Tarangire becomes rich with animals in the dry months between July and November when large herds of game get attracted to the permanent waters of Tarangire River and make the park as alluring as Serengeti.
Concentration of Game
Tarangire is famous for its prolific Elephant herds that congregate along the river during the dry season. The colonial Dwarf Mongoose is characteristic of the park and often seen on termite hills. There is quite a healthy wildlife population in Tarangire, especially during the dry months when Tarangire River serves as one of the few water reservoirs in the area. Large predators include Lions, Leopards, Cheetah, Golden, and Black Backed Jackals, Bat Eared Foxes and Spotted Hyena. Nocturnal predator includes Civet, Serval, Genet and African Wild Cat. Other mammals include Hippo, Waterbuck, Bushbuck, Eland, Giraffe, Zebra, Wildebeest, Buffalo, Warthog, Baboon, Impala, Fringe-Eared Oryx, and Gerenuk.
Like Lake Manyara, Tarangire is also rich in birdlife and up to 500 different species have been recorded. These include Raptors like Bateleur Eagle, Fish Eagle, and Palmnut Vulture. Saddle-Billed and Yellow-Billed Storks and several other water birds are found at the river.

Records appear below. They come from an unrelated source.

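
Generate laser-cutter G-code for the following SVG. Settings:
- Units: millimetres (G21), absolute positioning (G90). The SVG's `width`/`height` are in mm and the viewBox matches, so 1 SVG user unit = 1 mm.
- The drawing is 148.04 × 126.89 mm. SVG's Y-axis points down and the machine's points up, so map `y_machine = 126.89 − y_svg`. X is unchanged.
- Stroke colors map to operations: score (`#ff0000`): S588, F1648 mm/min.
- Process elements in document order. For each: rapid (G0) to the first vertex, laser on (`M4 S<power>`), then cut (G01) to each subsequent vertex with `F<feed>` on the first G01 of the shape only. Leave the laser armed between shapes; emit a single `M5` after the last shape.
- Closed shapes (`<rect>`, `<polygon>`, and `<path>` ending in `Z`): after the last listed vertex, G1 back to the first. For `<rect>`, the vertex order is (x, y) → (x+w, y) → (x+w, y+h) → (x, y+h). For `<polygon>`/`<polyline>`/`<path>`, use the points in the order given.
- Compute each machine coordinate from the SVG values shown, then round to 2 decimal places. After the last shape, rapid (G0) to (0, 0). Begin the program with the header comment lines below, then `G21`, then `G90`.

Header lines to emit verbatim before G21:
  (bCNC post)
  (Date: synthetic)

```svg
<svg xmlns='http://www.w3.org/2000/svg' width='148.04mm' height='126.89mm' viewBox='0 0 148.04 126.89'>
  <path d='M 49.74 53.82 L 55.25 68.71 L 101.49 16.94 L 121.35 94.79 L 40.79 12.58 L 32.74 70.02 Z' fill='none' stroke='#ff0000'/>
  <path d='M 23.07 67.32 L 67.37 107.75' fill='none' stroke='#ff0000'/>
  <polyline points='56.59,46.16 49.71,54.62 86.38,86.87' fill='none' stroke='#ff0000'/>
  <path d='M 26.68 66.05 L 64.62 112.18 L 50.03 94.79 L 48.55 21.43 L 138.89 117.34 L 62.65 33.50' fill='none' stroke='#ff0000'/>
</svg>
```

(bCNC post)
(Date: synthetic)
G21
G90
G0 X49.74 Y73.07
M4 S588
G01 X55.25 Y58.18 F1648
G01 X101.49 Y109.95
G01 X121.35 Y32.10
G01 X40.79 Y114.31
G01 X32.74 Y56.87
G01 X49.74 Y73.07
G0 X23.07 Y59.57
M4 S588
G01 X67.37 Y19.14 F1648
G0 X56.59 Y80.73
M4 S588
G01 X49.71 Y72.27 F1648
G01 X86.38 Y40.02
G0 X26.68 Y60.84
M4 S588
G01 X64.62 Y14.71 F1648
G01 X50.03 Y32.10
G01 X48.55 Y105.46
G01 X138.89 Y9.55
G01 X62.65 Y93.39
M5
G0 X0.00 Y0.00

1 u = 1 mm; y_m = 126.89 − y.

[1] `<path>` closed polygon, #ff0000→score S588 F1648: (49.74,73.07) → (55.25,58.18) → (101.49,109.95) → (121.35,32.10) → (40.79,114.31) → (32.74,56.87) → (49.74,73.07) (closed)

[2] `<path>` line segment, #ff0000→score S588 F1648: (23.07,59.57) → (67.37,19.14)

[3] `<polyline>` open polyline, #ff0000→score S588 F1648: (56.59,80.73) → (49.71,72.27) → (86.38,40.02)

[4] `<path>` open polyline, #ff0000→score S588 F1648: (26.68,60.84) → (64.62,14.71) → (50.03,32.10) → (48.55,105.46) → (138.89,9.55) → (62.65,93.39)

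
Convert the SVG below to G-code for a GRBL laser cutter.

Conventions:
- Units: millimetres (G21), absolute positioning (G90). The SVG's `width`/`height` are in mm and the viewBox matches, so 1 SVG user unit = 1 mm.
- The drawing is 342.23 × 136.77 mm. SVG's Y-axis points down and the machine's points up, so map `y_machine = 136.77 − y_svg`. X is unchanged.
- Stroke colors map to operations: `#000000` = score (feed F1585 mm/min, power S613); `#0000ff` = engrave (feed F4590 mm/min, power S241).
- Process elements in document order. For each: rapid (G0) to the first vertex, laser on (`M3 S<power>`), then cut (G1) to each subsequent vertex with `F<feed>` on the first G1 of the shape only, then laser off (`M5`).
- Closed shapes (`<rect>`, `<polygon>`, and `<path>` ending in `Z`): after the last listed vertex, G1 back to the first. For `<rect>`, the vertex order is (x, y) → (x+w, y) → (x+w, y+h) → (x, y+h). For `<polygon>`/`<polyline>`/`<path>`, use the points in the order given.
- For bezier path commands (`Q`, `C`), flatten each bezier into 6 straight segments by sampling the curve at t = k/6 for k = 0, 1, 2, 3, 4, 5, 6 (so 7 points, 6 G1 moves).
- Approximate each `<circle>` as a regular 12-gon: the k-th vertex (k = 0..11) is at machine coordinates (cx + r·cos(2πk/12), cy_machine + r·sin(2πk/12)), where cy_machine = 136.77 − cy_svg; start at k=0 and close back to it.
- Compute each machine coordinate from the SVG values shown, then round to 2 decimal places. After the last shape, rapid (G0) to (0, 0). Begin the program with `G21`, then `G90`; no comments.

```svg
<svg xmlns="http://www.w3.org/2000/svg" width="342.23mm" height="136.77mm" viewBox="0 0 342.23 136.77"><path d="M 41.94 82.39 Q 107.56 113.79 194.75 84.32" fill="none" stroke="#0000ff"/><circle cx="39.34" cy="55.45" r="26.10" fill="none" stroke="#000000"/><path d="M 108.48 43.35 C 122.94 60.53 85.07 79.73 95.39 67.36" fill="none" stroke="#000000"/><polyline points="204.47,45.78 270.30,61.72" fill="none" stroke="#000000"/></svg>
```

G21
G90
G0 X41.94 Y54.38
M3 S241
G1 X64.41 Y45.60 F4590
G1 X88.08 Y40.21
G1 X112.95 Y38.20
G1 X139.02 Y39.57
G1 X166.29 Y44.32
G1 X194.75 Y52.45
M5
G0 X65.44 Y81.32
M3 S613
G1 X61.94 Y94.37 F1585
G1 X52.39 Y103.92
G1 X39.34 Y107.42
G1 X26.29 Y103.92
G1 X16.74 Y94.37
G1 X13.24 Y81.32
G1 X16.74 Y68.27
G1 X26.29 Y58.72
G1 X39.34 Y55.22
G1 X52.39 Y58.72
G1 X61.94 Y68.27
G1 X65.44 Y81.32
M5
G0 X108.48 Y93.42
M3 S613
G1 X111.81 Y84.82 F1585
G1 X109.22 Y76.81
G1 X103.49 Y70.33
G1 X97.41 Y66.32
G1 X93.78 Y65.70
G1 X95.39 Y69.41
M5
G0 X204.47 Y90.99
M3 S613
G1 X270.30 Y75.05 F1585
M5
G0 X0.00 Y0.00

viewBox `0 0 342.23 136.77` with mm width/height → 1 unit = 1 mm. Flip: y_m = 136.77 − y_svg.

**Shape 1** — `<path>` quadratic bezier, stroke `#0000ff` → engrave (S241, F4590). Control points (SVG): P0=(41.94,82.39), P1=(107.56,113.79), P2=(194.75,84.32); sampled at t=k/6. Machine vertices: (41.94,54.38) → (64.41,45.60) → (88.08,40.21) → (112.95,38.20) → (139.02,39.57) → (166.29,44.32) → (194.75,52.45). Open path.

**Shape 2** — `<circle>` circle, stroke `#000000` → score (S613, F1585). Machine vertices: (65.44,81.32) → (61.94,94.37) → (52.39,103.92) → (39.34,107.42) → (26.29,103.92) → (16.74,94.37) → (13.24,81.32) → (16.74,68.27) → (26.29,58.72) → (39.34,55.22) → (52.39,58.72) → (61.94,68.27) → (65.44,81.32). Closed: final G1 returns to the first vertex.

**Shape 3** — `<path>` cubic bezier, stroke `#000000` → score (S613, F1585). Control points (SVG): P0=(108.48,43.35), P1=(122.94,60.53), P2=(85.07,79.73), P3=(95.39,67.36); sampled at t=k/6. Machine vertices: (108.48,93.42) → (111.81,84.82) → (109.22,76.81) → (103.49,70.33) → (97.41,66.32) → (93.78,65.70) → (95.39,69.41). Open path.

**Shape 4** — `<polyline>` line segment, stroke `#000000` → score (S613, F1585). Machine vertices: (204.47,90.99) → (270.30,75.05). Open path.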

Other prominent species include Yellow-Necked Spurfowl, Orange-Bellied Parrot, Barefaced Go-away bird, and Red-Fronted barbet, Silver bird and Red and Yellow Barbet. Other species associated with dry areas are Vulturine Guineafowl, Donaldson-Smiths’ nightjar, Pink-Breasted Lark, Mouse-coloured Penduline Tit and the lovely Yellow-Collared Lovebird.
Best time to visit
Tarangire is open and receives tourists throughout the year. The best time to visit would, however, be during the dry months between July and November. This is the time where there is the highest concentration of animals in the park, especially near the Tarangire River. Location – it is 120 km from Arusha, bordered with Tarangire Wildlife conservation area to the northeast, an area set apart by the government, to cater for the needs of the local people as grazing for their herds.